7. Die Macht junger Frauen reicht weiter als die junger Männer

Andreas, könnte man sagen, ist also „teilweise entschuldigt“ in Bezug auf seine Unfähigkeit, seine Wünsche zum Ausdruck zu bringen und den anderen Familienmitgliedern zu sagen, wer er wirklich ist. Denn Andreas erfährt die Sexualität zum ersten Mal in seinem Leben, und das ist alles noch neu für ihn.
Was er allerdings auf der sozialen Ebene mit seiner Sexualität erlebt, ist zugleich allzu normal und trotzdem zugleich auch sehr erstaunlich. Normal ist es, weil wir von Geschichten von der Art im Übermaß umgeben sind.

Erstaunlich ist es, weil wir uns trotzdem für gewöhnlich weigern, diese Geschichten zur Kenntnis zu nehmen und sie angemessen zu interpretieren.
Was Andreas erfahren muss, ist, dass sich ein Mädchen aus seiner Klasse als sozial mächtiger erweist als er. Daraufhin wird er umdenken müssen: Bisher hielt er sich für stärker als die Mädchen, weil er körperlich stärker ist als sie. Jetzt zeigt sich, dass die erotische Anziehungskraft der Michi dazu ausreicht, ihr Männer, die älter sind als Andreas, gefällig zu machen.

Ein Student führt sie mit seinem Auto nach Hause; ein Schüler aus der 8. Klasse, der ihr Lateinnachhilfeunterricht gibt, erlässt ihr die Kosten für den Unterricht gegen einen Kuss. Ob diese Darstellungen den Tatsachen entsprechen oder nur Gerüchte sind, wissen wir natürlich nicht. Aber das weiß man in solchen Fällen ja nie.

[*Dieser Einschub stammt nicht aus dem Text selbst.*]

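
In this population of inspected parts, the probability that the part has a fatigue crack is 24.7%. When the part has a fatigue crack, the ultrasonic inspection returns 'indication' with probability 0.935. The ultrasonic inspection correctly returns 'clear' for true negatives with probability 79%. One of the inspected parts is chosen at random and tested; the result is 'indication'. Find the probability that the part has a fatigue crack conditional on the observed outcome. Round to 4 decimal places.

Write H for 'the part has a fatigue crack'. Prior odds H:¬H = 0.247/0.753 = 0.32802. For the 'indication' outcome, the likelihood ratio is 0.935/0.21 = 4.4524.
Posterior odds = 0.32802 × 4.4524 = 1.4605, so P(H|E) = 1.4605/(1+1.4605) = 0.5936.

P(H | E) ≈ 0.5936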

Wissen tun wir nur vom durchschlagenden Effekt von Michis Erotik, der auch ihre männlichen Lehrer nicht unbeeindruckt lässt.

Und Michi experimentiert offenbar noch mit dieser neuen Waffe, deren Kraft und Reichweite sie noch nicht genau einschätzen kann und deren Nutzen sie noch herausbekommen muss.

MICHIS EROTIK

„Und heuer, am Schulanfang, da wieder habe es so ausgesehen, als ob sich der Andreas in etwas einließe mit dieser Michi, aber auch diesbezüglich könne er den Großvater beruhigen, eine Beziehung über das üblich Kameradschaftliche hinaus habe sich da nicht entwickelt. Gottlob! sagte er. Denn diese Michi, das müsse der Großvater wissen, sei ein echter Sargnagel als Schülerin. Eine, die nichts im Hirn habe als ihre erotische Ausstrahlung. Lang erzählte er dem Großvater von der Michi, und der Großvater hörte geduldig zu. Diese Michi habe nämlich ein besonderes Vergnügen daran, [S. 163] auch die männlichen Lehrer mit ihrer erotischen Ausstrahlung zu verwirren. Und das mache einem schon zu schaffen, seufzte der Klassenvorstand.“

S. 162-3

 

8. Susannas Optionen bei der Partnerwahl: Schönheit vs. Wohlstand

Der Unterschied zwischen Frauen und Männern besteht grundsätzlich darin, dass Frauen die Partnerwahl zur Erfüllung ihrer Lebenswünsche einsetzen können. Sie können das, weil sie bei der Partnerwahl immer etwas bekommen. Männer können das nicht, weil sie die Partnerwahl etwas kostet.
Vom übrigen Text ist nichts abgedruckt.